Mais toujours penchés sur le monde inférieur, par toute pratique, par
toute vérité, par toute activité, par toute justice, nous dessinerons
notre royaume intérieur à l’image et ressemblance du Seigneur Dieu. Mais
un désir médiocre, qui ne vous suspendrait pas à l’essence divine,
serait un cruel empêchement. Les gens du désir médiocre ne reçoivent pas
le rayon; ils ne sont pas touchés par l’ignorance sublime, par
l’ignorance essentielle des mesures humaines; ils subsistent en
eux-mêmes. Ils font défaut à la lumière; ils n’aspirent pas, la bouche
ouverte, vers le lieu où l’homme ne se connaît plus. C’est pourquoi les
gens du désir médiocre ne sont pas dévorés sur terre par la gueule
béante de la béatitude.




LE DON D’INTELLIGENCE


Quand l’homme a senti l’attrait intérieur du Père, quand il a été
illuminé par le Fils et embrasé par le Saint-Esprit, il a conquis la
ressemblance divine. Mais voici le moment de croître dans cette
similitude. Vous avez beaucoup reçu: mais vous pouvez recevoir encore
mille fois davantage. L’intelligence ne peut être illuminée au point de
n’avoir plus à désirer de lumière, ni l’âme embrasée au point de n’avoir
plus à désirer d’amour.

L’homme a été créé de rien. C’est pourquoi il poursuit ce rien, qui
n’est nulle part, et, dans cette poursuite, il s’écoule si loin de
lui-même, qu’il perd sa propre trace; plongé dans la simple essence de
la Divinité, comme dans son fond propre, il s’en va mourir en Dieu.
Bienheureux les morts qui meurent dans le Seigneur.

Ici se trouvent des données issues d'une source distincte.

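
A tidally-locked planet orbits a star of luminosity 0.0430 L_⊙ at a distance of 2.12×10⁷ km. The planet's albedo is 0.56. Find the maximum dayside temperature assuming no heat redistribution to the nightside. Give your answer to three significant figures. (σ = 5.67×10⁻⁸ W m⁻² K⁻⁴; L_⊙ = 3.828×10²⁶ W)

d = 2.12×10⁷ km = 2.12×10¹⁰ m.
L = 0.0430 × 3.828×10²⁶ = 1.65×10²⁵ W.
Flux: S = L/(4πd²) = 1.65×10²⁵/(4π×(2.12×10¹⁰)²) = 2910 W m⁻².
With no redistribution each surface element balances locally: S(1−A) = σT⁴.
T = [2910 × 0.44 / 5.67×10⁻⁸]^(1/4) = (2.26×10¹⁰)^(1/4) = 388 K.

T_ss ≈ 388 K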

Dieu adhère à son essence, dans la jouissance qui l’a d’elle-même, et
contemple ce dont il jouit.

Dans notre jouissance, la lumière divine succombe, parmi les ténèbres
sacrées de l’ignorance suressentielle. Mais dans la contemplation, la
vision ne succombe pas. Notre contemplation et notre jouissance seront
également éternelles.

Ceux qui sentent les défaillances de la lumière sont ceux-là mêmes qui
se sont réfugiés, bienheureux et sublimes, dans la très vaste solitude
de la Divinité, où le Seigneur se possède et jouit de son essence. C’est
là que la lumière tombe en défaillance; car l’essence divine ignore la
mesure humaine. Ceux-là sont les tabernacles du Seigneur, ensevelis en
lui, et jouissant à jamais.

Cette mort n’est qu’un point de départ, d’où s’élance la vie
contemplative, et voici le don de l’intelligence.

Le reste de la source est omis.